Yine görüyoruz ki, gökyüzünde bulunan her biri dünyadan ve güneşten bin ya da bir milyon kez büyük olan yıldız kümeleriyle bütün kâinat boşlukta direksiz, her hangi bir dayanak olmadan durmaktadır. İşte kayyumiyetsizlik bu kozmos denen oluşumun yıkımıdır.[6]

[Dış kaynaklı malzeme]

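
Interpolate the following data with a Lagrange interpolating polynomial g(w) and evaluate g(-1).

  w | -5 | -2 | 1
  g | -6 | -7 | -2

-6

L_0(-1) = (1)·(-2)/[(-3)·(-6)] = -1/9
L_1(-1) = (4)·(-2)/[(3)·(-3)] = 8/9
L_2(-1) = (4)·(1)/[(6)·(3)] = 2/9
Sum: (-6)·(-1/9) + (-7)·(8/9) + (-2)·(2/9) = -6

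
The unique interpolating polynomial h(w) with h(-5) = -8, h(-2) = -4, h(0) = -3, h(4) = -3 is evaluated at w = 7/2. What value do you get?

-2543/864

L_0(7/2) = (11/2)·(7/2)·(-1/2)/[(-3)·(-5)·(-9)] = 77/1080
L_1(7/2) = (17/2)·(7/2)·(-1/2)/[(3)·(-2)·(-6)] = -119/288
L_2(7/2) = (17/2)·(11/2)·(-1/2)/[(5)·(2)·(-4)] = 187/320
L_3(7/2) = (17/2)·(11/2)·(7/2)/[(9)·(6)·(4)] = 1309/1728
Sum: (-8)·(77/1080) + (-4)·(-119/288) + (-3)·(187/320) + (-3)·(1309/1728) = -2543/864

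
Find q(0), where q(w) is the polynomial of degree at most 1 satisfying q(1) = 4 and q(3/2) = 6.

L_0(0) = (-3/2)/[(-1/2)] = 3
L_1(0) = (-1)/[(1/2)] = -2
Sum: 4·(3) + 6·(-2) = 0

0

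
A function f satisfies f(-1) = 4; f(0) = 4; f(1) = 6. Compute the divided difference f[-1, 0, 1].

1

f[-1,0] = (4 - 4) / (0 - (-1)) = 0
f[0,1] = (6 - 4) / (1 - 0) = 2
f[-1,0,1] = (2 - 0) / (1 - (-1)) = 1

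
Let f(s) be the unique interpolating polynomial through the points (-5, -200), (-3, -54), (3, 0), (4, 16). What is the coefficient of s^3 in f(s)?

L_0(s) = (s + 3)(s - 3)(s - 4) / [-144] = -(1/144)s^3 + (1/36)s^2 + (1/16)s - 1/4
L_1(s) = (s + 5)(s - 3)(s - 4) / [84] = (1/84)s^3 - (1/42)s^2 - (23/84)s + 5/7
L_2(s) = (s + 5)(s + 3)(s - 4) / [-48] = -(1/48)s^3 - (1/12)s^2 + (17/48)s + 5/4
L_3(s) = (s + 5)(s + 3)(s - 3) / [63] = (1/63)s^3 + (5/63)s^2 - (1/7)s - 5/7
f(s) = (-200)·L_0 + (-54)·L_1 + 0·L_2 + 16·L_3
Only the coefficient of s^3 is needed; take it from each L_i and combine:
(-200)·(-1/144) + (-54)·(1/84) + 0·(-1/48) + 16·(1/63) = 1

1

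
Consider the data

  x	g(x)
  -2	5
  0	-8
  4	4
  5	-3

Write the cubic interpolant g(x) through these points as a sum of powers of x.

Newton's divided differences:
g[-2,0] = (-8 - 5) / (0 - (-2)) = -13/2
g[0,4] = (4 - (-8)) / (4 - 0) = 3
g[4,5] = (-3 - 4) / (5 - 4) = -7
g[-2,0,4] = (3 - (-13/2)) / (4 - (-2)) = 19/12
g[0,4,5] = (-7 - 3) / (5 - 0) = -2
g[-2,0,4,5] = (-2 - 19/12) / (5 - (-2)) = -43/84
g(x) = 5 + (-13/2)·(x + 2) + (19/12)·(x + 2)x + (-43/84)·(x + 2)x(x - 4)
Expanding: g(x) = -(43/84)x^3 + (73/28)x^2 + (16/21)x - 8

g(x) = -(43/84)x^3 + (73/28)x^2 + (16/21)x - 8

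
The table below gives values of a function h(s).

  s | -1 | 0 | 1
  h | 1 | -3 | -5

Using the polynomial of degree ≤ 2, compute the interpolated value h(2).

-5

L_0(2) = (2)·(1)/[(-1)·(-2)] = 1
L_1(2) = (3)·(1)/[(1)·(-1)] = -3
L_2(2) = (3)·(2)/[(2)·(1)] = 3
Sum: 1·(1) + (-3)·(-3) + (-5)·(3) = -5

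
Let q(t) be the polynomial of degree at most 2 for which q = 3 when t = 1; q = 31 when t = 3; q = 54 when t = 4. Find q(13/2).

551/4

Evaluate each Lagrange basis at t = 13/2:
L_0(13/2) = (7/2)·(5/2)/[(-2)·(-3)] = 35/24
L_1(13/2) = (11/2)·(5/2)/[(2)·(-1)] = -55/8
L_2(13/2) = (11/2)·(7/2)/[(3)·(1)] = 77/12
Sum: 3·(35/24) + 31·(-55/8) + 54·(77/12) = 551/4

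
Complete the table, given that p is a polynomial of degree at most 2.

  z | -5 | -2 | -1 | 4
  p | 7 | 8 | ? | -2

67/9

The 3 known values determine p uniquely (degree ≤ 2).
Evaluate each Lagrange basis at z = -1:
L_0(-1) = (1)·(-5)/[(-3)·(-9)] = -5/27
L_1(-1) = (4)·(-5)/[(3)·(-6)] = 10/9
L_2(-1) = (4)·(1)/[(9)·(6)] = 2/27
Sum: 7·(-5/27) + 8·(10/9) + (-2)·(2/27) = 67/9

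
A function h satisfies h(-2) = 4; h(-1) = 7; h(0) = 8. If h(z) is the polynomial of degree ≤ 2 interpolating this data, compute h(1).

7

Using Newton's divided-difference form:
h[-2,-1] = (7 - 4) / (-1 - (-2)) = 3
h[-1,0] = (8 - 7) / (0 - (-1)) = 1
h[-2,-1,0] = (1 - 3) / (0 - (-2)) = -1
h(1) = 4 + 3·(3) + (-1)·(3)·(2) = 7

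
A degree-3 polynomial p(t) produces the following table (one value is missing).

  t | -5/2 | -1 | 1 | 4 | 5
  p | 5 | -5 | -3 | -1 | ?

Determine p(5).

The 4 known values determine p uniquely (degree ≤ 3).
Evaluate each Lagrange basis at t = 5:
L_0(5) = (6)·(4)·(1)/[(-3/2)·(-7/2)·(-13/2)] = -64/91
L_1(5) = (15/2)·(4)·(1)/[(3/2)·(-2)·(-5)] = 2
L_2(5) = (15/2)·(6)·(1)/[(7/2)·(2)·(-3)] = -15/7
L_3(5) = (15/2)·(6)·(4)/[(13/2)·(5)·(3)] = 24/13
Sum: 5·(-64/91) + (-5)·(2) + (-3)·(-15/7) + (-1)·(24/13) = -813/91

-813/91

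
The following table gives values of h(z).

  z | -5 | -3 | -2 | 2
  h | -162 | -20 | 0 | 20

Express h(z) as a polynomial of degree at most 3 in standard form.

L_0(z) = (z + 3)(z + 2)(z - 2) / [-42] = -(1/42)z^3 - (1/14)z^2 + (2/21)z + 2/7
L_1(z) = (z + 5)(z + 2)(z - 2) / [10] = (1/10)z^3 + (1/2)z^2 - (2/5)z - 2
L_2(z) = (z + 5)(z + 3)(z - 2) / [-12] = -(1/12)z^3 - (1/2)z^2 + (1/12)z + 5/2
L_3(z) = (z + 5)(z + 3)(z + 2) / [140] = (1/140)z^3 + (1/14)z^2 + (31/140)z + 3/14
h(z) = (-162)·L_0 + (-20)·L_1 + 0·L_2 + 20·L_3
  (-162)·L_0(z) = (27/7)z^3 + (81/7)z^2 - (108/7)z - 324/7
  (-20)·L_1(z) = -2z^3 - 10z^2 + 8z + 40
  0·L_2(z) = 0
  20·L_3(z) = (1/7)z^3 + (10/7)z^2 + (31/7)z + 30/7
Adding term by term: 2z^3 + 3z^2 - 3z - 2

h(z) = 2z^3 + 3z^2 - 3z - 2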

Bediüzzaman, kayyumiyeti biraz daha yakından görmemiz için varlık âlemine iki dürbünle bakmayı tavsiye eder. Dürbünlerden biri en uzak yıldız kümelerini görebilecek teleskop ve diğeri de en küçük varlıkları görüntüleyen mikroskop olsun. Teleskopla yeryüzünden bin kez büyük olan yıldız ve yıldız kümelerinin nasıl da bir düzen içinde hareket ettiklerini ve bu seyirden hayretimizin nasıl çekildiğini ve mikroskopla da gözle görülmeyecek kadar küçük olan mikrop ve bakteri türü, mesela; kandaki akyuvarlar-alyuvarlar gibi canlıların yıldızlara benzer bir şekilde hareket ettiklerini aynı şekilde büyük bir hayretle  görebiliyoruz. Büyük dünyalardaolan ölçülülüğü küçük cisimlerde de görmek pekâlâ mümkündür. Bediüzzaman’ın “ ‘Sivrisineğin gözünü hâlk eden, güneşi dahi o hâlk etmiştir’ ya da ‘Pirenin midesini tanzim eden, manzume-i şemsiyeyi de o tanzim etmiştir.’[7]aforizmalarında olduğu gibi, yaratma açısından küçükle büyük arasında o denli bir benzerlik var ki küçük bir şeyi yaratan büyük bir şeyi de o yaratmıştır yargısına bizi götürmektedir.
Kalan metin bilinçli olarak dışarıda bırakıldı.